A retrouver dans cet article : 

Diriger un club

Pourquoi faire une fiche pratique sur ce thème ? Pourquoi rappeler à nos dirigeants ce qui se cache derrière cette activité particulière ?
Tout simplement parce qu’il en va de la réussite, de la continuité ou de la survie de nos clubs !

Diriger un club, c’est en principe "conduire une équipe" car c’est bien connu l’homme "orchestre" n’est pas la meilleure formule !
On utilise souvent aujourd’hui le terme de "manager" pour qualifier ceux qui "conduisent" nos clubs.
L’art de manager se résume en trois mots : ART DE DIRIGER

Comme dans la pratique de notre sport certains d’entre nous ont un "talent" naturel. Leur façon d’être et de faire leur facilite la tâche, mais leur réussite sera d’autant plus facilitée qu’ils auront acquis, et retenu, certains principes.

Le concept de management est automatiquement lié à :
 - une logique d’efficacité qui implique de la part du manager l’obtention de résultats.
 - la remise en cause permanente de ses actions.

Nos clubs auront de plus en plus besoin de dirigeants familiarisés à la fixation d’objectifs, à la conduite de projets et à la direction et animation d’équipes !

La fiche que nous vous présentons, inspirée de plusieurs ouvrages traitant ce sujet, se limite à dresser l’inventaire des ingrédients principaux de la recette qui permet de diriger et d’animer nos clubs. Cette recette sera accommodée au goût personnel du manager et à l’environnement de son club.

Qui sera « manager » dans le club ? Le Président en toute logique, mais aussi tous ceux qui auront en charge des activités ou actions nécessitent un travail d’équipe, dans laquelle il faudra un « meneur », capable de concevoir, organiser, coordonner, dynamiser, contrôler et rendre compte.

 

Le concept

L’impulsion nécessaire à la dynamique de groupe dans l’équipe de direction (comité directeur du club) revient au "leader" qui est en principe le Président.
Ce leader doit se poser au quotidien les questions qui permettent de vérifier :
 - qu’on applique déjà les bonnes solutions
 - qu’on a trouvé des solutions différentes qui "marchent"
 - qu’on n'a pas encore essayé, mais que l’on saura comment faire à l’avenir

 

Le style de management

Chacun a son style.

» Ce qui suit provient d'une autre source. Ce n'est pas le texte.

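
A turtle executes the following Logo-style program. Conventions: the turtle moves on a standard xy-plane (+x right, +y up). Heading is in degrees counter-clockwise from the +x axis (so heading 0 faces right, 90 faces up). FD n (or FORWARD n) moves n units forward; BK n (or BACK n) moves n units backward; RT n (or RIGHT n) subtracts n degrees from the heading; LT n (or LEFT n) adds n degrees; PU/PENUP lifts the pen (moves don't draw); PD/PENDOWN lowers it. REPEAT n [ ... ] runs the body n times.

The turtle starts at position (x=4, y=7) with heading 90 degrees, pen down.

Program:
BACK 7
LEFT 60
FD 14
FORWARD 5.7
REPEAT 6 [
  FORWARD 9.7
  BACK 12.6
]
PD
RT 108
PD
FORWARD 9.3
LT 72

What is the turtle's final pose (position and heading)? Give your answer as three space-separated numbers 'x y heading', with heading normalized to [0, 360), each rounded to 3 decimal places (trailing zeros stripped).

Executing turtle program step by step:
Start: pos=(4,7), heading=90, pen down
BK 7: (4,7) -> (4,0) [heading=90, draw]
LT 60: heading 90 -> 150
FD 14: (4,0) -> (-8.124,7) [heading=150, draw]
FD 5.7: (-8.124,7) -> (-13.061,9.85) [heading=150, draw]
REPEAT 6 [
  -- iteration 1/6 --
  FD 9.7: (-13.061,9.85) -> (-21.461,14.7) [heading=150, draw]
  BK 12.6: (-21.461,14.7) -> (-10.549,8.4) [heading=150, draw]
  -- iteration 2/6 --
  FD 9.7: (-10.549,8.4) -> (-18.95,13.25) [heading=150, draw]
  BK 12.6: (-18.95,13.25) -> (-8.038,6.95) [heading=150, draw]
  -- iteration 3/6 --
  FD 9.7: (-8.038,6.95) -> (-16.438,11.8) [heading=150, draw]
  BK 12.6: (-16.438,11.8) -> (-5.526,5.5) [heading=150, draw]
  -- iteration 4/6 --
  FD 9.7: (-5.526,5.5) -> (-13.927,10.35) [heading=150, draw]
  BK 12.6: (-13.927,10.35) -> (-3.015,4.05) [heading=150, draw]
  -- iteration 5/6 --
  FD 9.7: (-3.015,4.05) -> (-11.415,8.9) [heading=150, draw]
  BK 12.6: (-11.415,8.9) -> (-0.503,2.6) [heading=150, draw]
  -- iteration 6/6 --
  FD 9.7: (-0.503,2.6) -> (-8.904,7.45) [heading=150, draw]
  BK 12.6: (-8.904,7.45) -> (2.008,1.15) [heading=150, draw]
]
PD: pen down
RT 108: heading 150 -> 42
PD: pen down
FD 9.3: (2.008,1.15) -> (8.919,7.373) [heading=42, draw]
LT 72: heading 42 -> 114
Final: pos=(8.919,7.373), heading=114, 16 segment(s) drawn

Answer: 8.919 7.373 114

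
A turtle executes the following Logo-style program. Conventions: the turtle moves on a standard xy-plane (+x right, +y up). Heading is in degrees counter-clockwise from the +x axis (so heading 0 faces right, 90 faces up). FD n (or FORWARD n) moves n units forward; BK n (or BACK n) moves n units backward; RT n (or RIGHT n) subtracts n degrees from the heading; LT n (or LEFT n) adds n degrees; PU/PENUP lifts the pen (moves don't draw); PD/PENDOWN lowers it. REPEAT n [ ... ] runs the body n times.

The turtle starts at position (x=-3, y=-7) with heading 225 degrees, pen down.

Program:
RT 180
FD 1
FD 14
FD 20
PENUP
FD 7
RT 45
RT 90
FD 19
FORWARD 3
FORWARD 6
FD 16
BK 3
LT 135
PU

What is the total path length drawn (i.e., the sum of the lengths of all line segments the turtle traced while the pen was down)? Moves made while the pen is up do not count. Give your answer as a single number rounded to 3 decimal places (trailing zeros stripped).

Answer: 35

Derivation:
Executing turtle program step by step:
Start: pos=(-3,-7), heading=225, pen down
RT 180: heading 225 -> 45
FD 1: (-3,-7) -> (-2.293,-6.293) [heading=45, draw]
FD 14: (-2.293,-6.293) -> (7.607,3.607) [heading=45, draw]
FD 20: (7.607,3.607) -> (21.749,17.749) [heading=45, draw]
PU: pen up
FD 7: (21.749,17.749) -> (26.698,22.698) [heading=45, move]
RT 45: heading 45 -> 0
RT 90: heading 0 -> 270
FD 19: (26.698,22.698) -> (26.698,3.698) [heading=270, move]
FD 3: (26.698,3.698) -> (26.698,0.698) [heading=270, move]
FD 6: (26.698,0.698) -> (26.698,-5.302) [heading=270, move]
FD 16: (26.698,-5.302) -> (26.698,-21.302) [heading=270, move]
BK 3: (26.698,-21.302) -> (26.698,-18.302) [heading=270, move]
LT 135: heading 270 -> 45
PU: pen up
Final: pos=(26.698,-18.302), heading=45, 3 segment(s) drawn

Segment lengths:
  seg 1: (-3,-7) -> (-2.293,-6.293), length = 1
  seg 2: (-2.293,-6.293) -> (7.607,3.607), length = 14
  seg 3: (7.607,3.607) -> (21.749,17.749), length = 20
Total = 35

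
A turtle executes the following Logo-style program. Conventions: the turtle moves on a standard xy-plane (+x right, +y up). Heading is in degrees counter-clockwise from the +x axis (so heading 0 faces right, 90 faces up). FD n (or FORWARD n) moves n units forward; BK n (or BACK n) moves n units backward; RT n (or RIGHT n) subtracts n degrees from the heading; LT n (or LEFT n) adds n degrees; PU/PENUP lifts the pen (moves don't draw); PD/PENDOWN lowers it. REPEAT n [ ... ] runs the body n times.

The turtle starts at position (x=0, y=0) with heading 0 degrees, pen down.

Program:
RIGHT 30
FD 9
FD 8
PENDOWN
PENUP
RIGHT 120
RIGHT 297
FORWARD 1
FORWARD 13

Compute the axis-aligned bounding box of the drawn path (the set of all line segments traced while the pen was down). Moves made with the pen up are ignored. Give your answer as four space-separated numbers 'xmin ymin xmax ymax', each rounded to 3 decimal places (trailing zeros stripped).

Answer: 0 -8.5 14.722 0

Derivation:
Executing turtle program step by step:
Start: pos=(0,0), heading=0, pen down
RT 30: heading 0 -> 330
FD 9: (0,0) -> (7.794,-4.5) [heading=330, draw]
FD 8: (7.794,-4.5) -> (14.722,-8.5) [heading=330, draw]
PD: pen down
PU: pen up
RT 120: heading 330 -> 210
RT 297: heading 210 -> 273
FD 1: (14.722,-8.5) -> (14.775,-9.499) [heading=273, move]
FD 13: (14.775,-9.499) -> (15.455,-22.481) [heading=273, move]
Final: pos=(15.455,-22.481), heading=273, 2 segment(s) drawn

Segment endpoints: x in {0, 7.794, 14.722}, y in {-8.5, -4.5, 0}
xmin=0, ymin=-8.5, xmax=14.722, ymax=0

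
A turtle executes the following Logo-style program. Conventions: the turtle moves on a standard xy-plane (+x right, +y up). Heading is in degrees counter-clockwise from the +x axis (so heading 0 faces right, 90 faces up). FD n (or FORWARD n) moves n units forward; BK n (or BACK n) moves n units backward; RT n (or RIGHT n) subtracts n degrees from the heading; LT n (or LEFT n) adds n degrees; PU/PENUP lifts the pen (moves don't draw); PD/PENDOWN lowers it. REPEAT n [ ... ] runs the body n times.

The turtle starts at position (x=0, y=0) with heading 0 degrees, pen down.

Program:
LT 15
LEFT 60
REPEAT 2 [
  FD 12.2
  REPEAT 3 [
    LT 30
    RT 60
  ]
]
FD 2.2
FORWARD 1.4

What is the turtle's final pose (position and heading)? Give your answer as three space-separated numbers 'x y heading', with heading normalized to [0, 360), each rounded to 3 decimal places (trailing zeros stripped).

Answer: 14.01 5.149 255

Derivation:
Executing turtle program step by step:
Start: pos=(0,0), heading=0, pen down
LT 15: heading 0 -> 15
LT 60: heading 15 -> 75
REPEAT 2 [
  -- iteration 1/2 --
  FD 12.2: (0,0) -> (3.158,11.784) [heading=75, draw]
  REPEAT 3 [
    -- iteration 1/3 --
    LT 30: heading 75 -> 105
    RT 60: heading 105 -> 45
    -- iteration 2/3 --
    LT 30: heading 45 -> 75
    RT 60: heading 75 -> 15
    -- iteration 3/3 --
    LT 30: heading 15 -> 45
    RT 60: heading 45 -> 345
  ]
  -- iteration 2/2 --
  FD 12.2: (3.158,11.784) -> (14.942,8.627) [heading=345, draw]
  REPEAT 3 [
    -- iteration 1/3 --
    LT 30: heading 345 -> 15
    RT 60: heading 15 -> 315
    -- iteration 2/3 --
    LT 30: heading 315 -> 345
    RT 60: heading 345 -> 285
    -- iteration 3/3 --
    LT 30: heading 285 -> 315
    RT 60: heading 315 -> 255
  ]
]
FD 2.2: (14.942,8.627) -> (14.372,6.502) [heading=255, draw]
FD 1.4: (14.372,6.502) -> (14.01,5.149) [heading=255, draw]
Final: pos=(14.01,5.149), heading=255, 4 segment(s) drawn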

Tant mieux. Simplement, le résultat sera meilleur si tout le monde adhère aux objectifs définis. Le principal objectif du manager devrait donc être de veiller à "rassembler" ses équipiers autour des projets et "apaiser" les tensions / discordes ou conflits.

Comment appliquer les principes que doit respecter notre dirigeant manager ?

Le management au quotidien

On peut retenir quatre tâches principales incombant au manager :
 - la prévision
 - l’organisation
 - la coordination
 - le contrôle

La prévision :
 • le manager (Président) doit toujours rester en éveil
 • le rôle et les objectifs de chaque membre de l’équipe doivent être clairs, précis et surtout bien acceptés
 • des critères de mesure des activités doivent être définis et connus du manager (Président)

L’organisation :
 • une bonne définition des tâches est un élément essentiel de l’organisation
 • travailler sans méthode ou avec des méthodes archaïques n’entraîne ni l’enthousiasme ni la créativité, mais plutôt la morosité et l’opposition
 • une bonne répartition des tâches entre les membres de l’équipe évite les surcharges de travail

La coordination :
 • pourquoi fournir des efforts et un travail de qualité s’il n’est pas reconnu ?
 • une information claire n’est pas celle qui est bien transmise, mais celle qui est bien reçue
 • la participation des membres de l’équipe aux prises de décisions est nécessaire car elle les "intéresse"
 • la relation entre le manager et son équipe doit être effective (et parfois affective)

Le contrôle :
 • savoir ce que l’on a réalisé ensemble, sur quels critères nous pouvons apprécier nos réussites et nos échecs, ce que nous avons à améliorer pour assurer notre progression ou notre image, implique de mettre en place certains "indicateurs"
 • un suivi des performances individuelles, sous forme de contacts directs et informels permet d’éviter certains comportements excessifs

Nous venons de dresser l’inventaire de tout ce que le manager ne doit pas oublier dans l’exercice de sa fonction. Nous connaissons tous ces principes de base, mais nous ne les appliquons pas toujours (nous avons trop souvent le "nez dans le guidon"). Soyons donc un peu plus vigilants !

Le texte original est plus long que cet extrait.